|
Так лежал Сазонов долго. Потом тихо зашептал. Гурович подвинулся ближе, наклоняясь, не расслышивая.
– …Не знаю, что вы должны чувствовать… снимите лишние афишки… Господи… и вот я как балбес ничего не знаю… ничего не помню… хоть бы вы пожалели, как долго стою… пора кончать… торжественно даже… снимите лишнюю одежду… куда я поеду сегодня… вы сказали, что поеду… опять на бобах… опять на левой ноге какой-то князь… мой что ли… мой… тоже поганый… нет, вашу науку не понимаю… совсем странно… ой… что это на левой ноге…тяжело… словно пусто… доктор! – вскрикнув, вскочил Сазонов.
– Что вы? – ласково сказал Гурович, отложив карандаш и подойдя к нему.
– Что мне делать, доктор? – смотрел на Гуровича не забинтованным глазом, Сазонов, – эти дни надо ехать на дело… по провинциальному… я связан словом… и путаница… вышла… что делать?..
– Какая путаница? – еще ласковей проговорил Гурович, садясь на кровать, беря за руку.
– Николай Ильич… семейство… я жду, когда солнышко выйдет, – бормотал Сазонов, – …ну перестань… не стану же плясать… Петя, а Петя… а что… а если… равно наплюй… покорно благодарю… не согласен… ты слышишь… не слушай… ну как… это же не печка какая… это машина… Господи помилуй… ну как же… о, о, о… ох Христос воскрес… теперь встречают… я на могиле Христа… а где-то лежу… я конторщиком идти не хочу… все мрачные какие-то…
4
В Женеве у эс-эров был праздник. У кресла Гоца собрались Чернов, Потапов, Минор, Ракитников, Селюк, Брешковокая, Натансон, Бах, Авксентьев, Азеф. Были Швейцер, Каляев, Боришанский, Бриллиант, Дулебов.
У кресла забылись разногласия, склоки, неприятности. Перемешались старые с молодыми. Раскаленный успехом Каляев говорил с распевным польским акцентом. Стоял взволнованный, покрасневший, с рассыпавшимися волосами. Каляев был похож на Руже де Лиля, поющего Марсельезу.

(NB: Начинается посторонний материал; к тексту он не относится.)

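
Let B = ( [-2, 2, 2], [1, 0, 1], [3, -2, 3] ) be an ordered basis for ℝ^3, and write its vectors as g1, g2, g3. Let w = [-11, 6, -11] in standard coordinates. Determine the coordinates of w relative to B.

We seek scalars with c_1 g1 + ... + c_3 g3 = w; equivalently solve M c = w where the columns of M are g1, ..., g3.
Row-reducing the augmented matrix [M | w] gives c = (0, -2, -3).
Check: 0·g1 - 2g2 - 3g3 = [-11, 6, -11].

[0, -2, -3]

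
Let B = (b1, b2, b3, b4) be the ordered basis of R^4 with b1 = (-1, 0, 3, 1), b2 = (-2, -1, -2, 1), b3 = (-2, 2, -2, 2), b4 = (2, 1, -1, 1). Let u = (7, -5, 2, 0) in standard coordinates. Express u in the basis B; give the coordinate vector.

(1, 2, -3, 3)

We seek scalars with c_1 b1 + ... + c_4 b4 = u; equivalently solve M c = u where the columns of M are b1, ..., b4.
Row-reducing the augmented matrix [M | u] gives c = (1, 2, -3, 3).
Check: b1 + 2b2 - 3b3 + 3b4 = (7, -5, 2, 0).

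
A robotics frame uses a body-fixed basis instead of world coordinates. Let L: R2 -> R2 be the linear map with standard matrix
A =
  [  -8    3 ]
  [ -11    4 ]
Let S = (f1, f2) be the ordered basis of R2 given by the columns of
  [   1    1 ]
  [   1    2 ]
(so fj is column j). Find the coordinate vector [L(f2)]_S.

<-1, -1>

Compute L(f2) = A f2 = <-2, -3> in standard coordinates.
Then write this in S-coordinates: solve for y in y_1 f1 + y_2 f2 = <-2, -3>.
This gives y = <-1, -1>, which is column 2 of [L]_S.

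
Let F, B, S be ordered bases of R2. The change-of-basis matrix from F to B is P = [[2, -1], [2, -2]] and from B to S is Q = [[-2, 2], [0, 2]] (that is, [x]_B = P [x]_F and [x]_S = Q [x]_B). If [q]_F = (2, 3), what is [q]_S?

First [q]_B = P [q]_F = (1, -2).
Then [q]_S = Q [q]_B = (-6, -4).

(-6, -4)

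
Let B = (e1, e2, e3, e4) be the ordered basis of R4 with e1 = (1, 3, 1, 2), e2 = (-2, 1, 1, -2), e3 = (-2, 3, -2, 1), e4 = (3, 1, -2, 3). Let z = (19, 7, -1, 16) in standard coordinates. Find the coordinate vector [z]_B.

(3, 0, -2, 4)

Write z = c_1 e1 + ... + c_4 e4 and solve for the c_i.
Solving this 4x4 system gives c = (3, 0, -2, 4).
Check: 3e1 + 0·e2 - 2e3 + 4e4 = (19, 7, -1, 16).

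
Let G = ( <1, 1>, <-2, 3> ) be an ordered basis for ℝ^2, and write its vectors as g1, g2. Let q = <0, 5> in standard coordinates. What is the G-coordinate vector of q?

We seek scalars with c_1 g1 + c_2 g2 = q; equivalently solve M c = q where the columns of M are g1, g2.
System: c_1 - 2c_2 = 0, c_1 + 3c_2 = 5; solving gives c_1 = 2, c_2 = 1.
Check: 2g1 + g2 = <0, 5>.

<2, 1>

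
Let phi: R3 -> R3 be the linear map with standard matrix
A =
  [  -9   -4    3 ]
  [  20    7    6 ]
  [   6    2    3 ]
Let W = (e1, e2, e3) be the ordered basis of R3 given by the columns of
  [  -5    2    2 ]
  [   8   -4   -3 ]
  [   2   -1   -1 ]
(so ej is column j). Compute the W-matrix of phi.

[[-3, 3, 3], [2, 3, 2], [0, 2, 1]]

With P the matrix whose columns are e1, ..., e3, [phi]_W = P^(-1) A P.
Column by column: phi(e1) = A e1 = [19, -32, -8]; its W-coordinates [-3, 2, 0] give column 1.
Continuing for each basis vector yields [phi]_W = [[-3, 3, 3], [2, 3, 2], [0, 2, 1]].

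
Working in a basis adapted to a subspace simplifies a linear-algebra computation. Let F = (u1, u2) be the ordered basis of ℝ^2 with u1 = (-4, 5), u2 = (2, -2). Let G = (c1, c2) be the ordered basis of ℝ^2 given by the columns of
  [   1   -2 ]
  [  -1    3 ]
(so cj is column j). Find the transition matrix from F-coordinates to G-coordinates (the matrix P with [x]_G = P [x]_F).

[[-2, 2], [1, 0]]

Take x = uj: its F-coordinates are the j-th standard unit vector, so P e_j — column j of P — equals [uj]_G.
u1 = -2c1 + c2, giving column 1 = (-2, 1); repeating for each j gives P = [[-2, 2], [1, 0]].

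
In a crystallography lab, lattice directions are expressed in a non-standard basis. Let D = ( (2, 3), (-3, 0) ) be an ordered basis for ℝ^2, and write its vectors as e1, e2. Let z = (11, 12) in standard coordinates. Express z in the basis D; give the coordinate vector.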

Многие из старых, потертых членов партии, в душе мало склонных к идеализму, даже не вникая в то, что говорил Каляев, были захвачены. Каляев верил в то, что говорил. Вера его была фанатична, страстна, красиво выраженная, она оковала слушателей, когда «поэт» говорил, нервно жестикулируя правой рукой:
– Мы не можем, не смеем верить перепугавшемуся правительству, сулящему теперь стране какие-то успокоения! Нет! Мы должны напрячь все силы, чтоб партия бросила в террор новые кадры преданных революции товарищей, чтобы внезапно, стремительно нанести врагу удар, и не затем, чтобы правительство шло по пути реформ, а затем, чтобы ударами, взрывами бомб, разбудить страну, встряхнуть ее, чтобы террор против ненавистного правительства стал массовым! Пусть каждый член партии идет не с речью, не с агитацией, не с литературой, а с бомбой! Ибо вообще социалист-революционер без бомбы уже не социалист-революционер! О, я знаю, недалеко то время, когда разгорится пожар! Когда будет и у нас своя Македония! Когда рабочий и крестьянин возьмутся наконец, за оружие! И тогда-то, вот тогда, наступит великая русская революция!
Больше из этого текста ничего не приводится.